Scientific questions may be approached by building models and, more explicitly, by creating simulators, i.e. artificial systems that roughly exhibit the same phenomenon as the object under study. Understanding will be gained while constructing such a system and evaluating it with respect to the real object. Such systems may be used to replace the original ones and may even improve some of their properties. On the other hand, they may also perform worse in other aspects. For instance, planes fly faster than birds but are far from being autonomous. We should realize, however, that what is studied in this case may not be the bird itself, but more importantly, the ability to fly.



Much can be learned about flying in an attempt to imitate the bird, but also when differentiating from its exact behavior or appearance. By constructing fixed wings instead of freely movable ones, the insight in how to fly grows.



Finally, there are engineering aspects that may gradually deviate from the original scientific question. These are concerned with how to fly for a long time, with heavy loads, or by making less noise, and slowly shift the point of attention to other domains of knowledge.

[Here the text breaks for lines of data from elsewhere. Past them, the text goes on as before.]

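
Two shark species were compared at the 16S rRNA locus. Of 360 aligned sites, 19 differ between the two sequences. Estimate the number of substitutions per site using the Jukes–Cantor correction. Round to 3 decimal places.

p = 19/360 ≈ 0.052778.
d = −(3/4) ln(1 − 4p/3) = −0.75 ln(1 − 0.070371) = −0.75 ln(0.929629)
  = −0.75 × (-0.072970) = 0.054728 substitutions/site.

0.055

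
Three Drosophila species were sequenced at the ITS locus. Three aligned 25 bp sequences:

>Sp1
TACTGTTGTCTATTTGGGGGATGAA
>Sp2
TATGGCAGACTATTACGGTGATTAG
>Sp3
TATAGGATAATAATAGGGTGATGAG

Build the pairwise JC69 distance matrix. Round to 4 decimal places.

Sp1–Sp2: 10/25 sites differ → p = 0.4, d = −0.75 ln(1 − 0.533333) = 0.571605 ≈ 0.5716.
Sp1–Sp3: 11/25 sites differ → p = 0.44, d = −0.75 ln(1 − 0.586667) = 0.662626 ≈ 0.6626.
Sp2–Sp3: 7/25 sites differ → p = 0.28, d = −0.75 ln(1 − 0.373333) = 0.350505 ≈ 0.3505.

d(Sp1,Sp2) = 0.5716, d(Sp1,Sp3) = 0.6626, d(Sp2,Sp3) = 0.3505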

The above shows that a distinction can be made between the scientific study of pattern recognition as the ability to abstract and generalize from observations and the applied technical area of the design of artificial pattern recognition devices without neglecting the fact that they may highly profit from each other. Note that patterns can be distinguished on many levels,starting from simple characteristics of structural elements like strokes, through features of an individual towards a set of qualities in a group of individuals,to a composite of traits of concepts and their possible generalizations. A pattern may also denote a single individual as a representative for its population, model or concept. Pattern recognition deals, therefore, with patterns, regularities,characteristics or qualities that can be discussed on a low level of sensory measurements (such as pixels in an image) as well as on a high level of the derived and meaningful concepts (such as faces in images). In this work, we will focus on the scientific aspects, i.e. what we know about the way pattern recognition works and, especially, what can be learned from our attempts to build artificial recognition devices.



A number of authors have already discussed the science of pattern recognition based on their simulation and modeling attempts. One of the first, in the beginning of the sixties, was Sayre [64], who presented a philosophical study on perception, pattern recognition and classification. He made clear that classification is a task that can be fulfilled with some success, but recognition either happens or not. We can stimulate the recognition by focussing on some aspects of the question. Although we cannot set out to fully recognize an individual, we can at least start to classify objects on demand. The way Sayre distinguishes between recognition and classification is related to the two subfields discussed in traditional texts on pattern recognition, namely unsupervised and supervised learning. They fulfill two complementary tasks. They act as automatic tools in the hand of a scientist who sets out to find the regularities in nature.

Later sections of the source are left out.